Ok, lets think about this.. I mean seriously. A roller coaster goes 60+ miles per hour (I know of one that actually goes 120 mph), they twist you (a definite no no ), turn you, and make you go updisde-down.
Check with your doctor and see what they say. I wouldn't think horseback riding would be the smartest of choices either. If the continual bouncing didn't put enough stress on an already weaker area, or other discs being compromised, then being thrown definitely could cause problems
To me, it's just common sense. Just because people have said they have returned to certain activities doesn't mean they should!

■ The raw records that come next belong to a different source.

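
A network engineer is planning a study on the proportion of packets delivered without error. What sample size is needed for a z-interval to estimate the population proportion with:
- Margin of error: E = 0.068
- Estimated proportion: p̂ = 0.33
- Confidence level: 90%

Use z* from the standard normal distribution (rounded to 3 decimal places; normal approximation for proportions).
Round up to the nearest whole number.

Using z* for proportion z-interval (normal approximation).

For 90% confidence, z* = 1.645 (from standard normal table)

Sample size formula for proportion z-interval: n = z*²p̂(1-p̂)/E²

n = 1.645² × 0.33 × 0.67 / 0.068²
  = 2.706025 × 0.2211 / 0.004624
  = 129.3906

Round up to the nearest whole number: n = 130

130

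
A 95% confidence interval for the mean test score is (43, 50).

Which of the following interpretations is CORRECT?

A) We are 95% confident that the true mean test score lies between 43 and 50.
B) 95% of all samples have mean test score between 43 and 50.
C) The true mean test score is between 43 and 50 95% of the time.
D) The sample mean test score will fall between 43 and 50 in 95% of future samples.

A confidence interval represents our confidence in the procedure, not a probability statement about the parameter.

Key concept: If we repeated this sampling process many times and computed a 95% CI each time, about 95% of those intervals would contain the true population parameter.

For this specific interval (43, 50):
- Midpoint (point estimate): 46.5
- Margin of error: 3.5

The correct interpretation is the one stating confidence that the true parameter lies in the interval — option A.

A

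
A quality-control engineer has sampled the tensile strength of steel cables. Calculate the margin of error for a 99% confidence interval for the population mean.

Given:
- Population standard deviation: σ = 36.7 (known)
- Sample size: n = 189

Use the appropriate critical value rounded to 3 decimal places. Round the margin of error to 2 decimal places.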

As I said, check with your doctor... do what you want...but as for me, I'm going to do my exercises, and find milder more back-friendly things to enjoy because it was my abuse of my back that got me into this situation in the first place.
I'm not so sure that my pain was sciaticia. I think it was more muscles. But, it is definetely not uncommon to have more leg problems after surgery for awhile. I had few and the doctor told me that the nerve roots (to the legs) can remain very ****** off, so to speak, for awhile after fusion. They get in there and tug on them and pull them around to get done what they need done. This is very common.
I had MAJOR muscle pain, spasming, tightness....you name it. My leg muscles felt like they were entirely too short for my legs. I took muscle relaxers for a couple of weeks and they finally got better. Now at 12 weeks post fusion, my leg muscles are really really bad as far as tightness and atrophy. I'm working on that with PT now. It is a very long and tough process but I'm confident I will work through it.
Don't worry you are sooo early into this. I'm sure it will be gone in a bit!!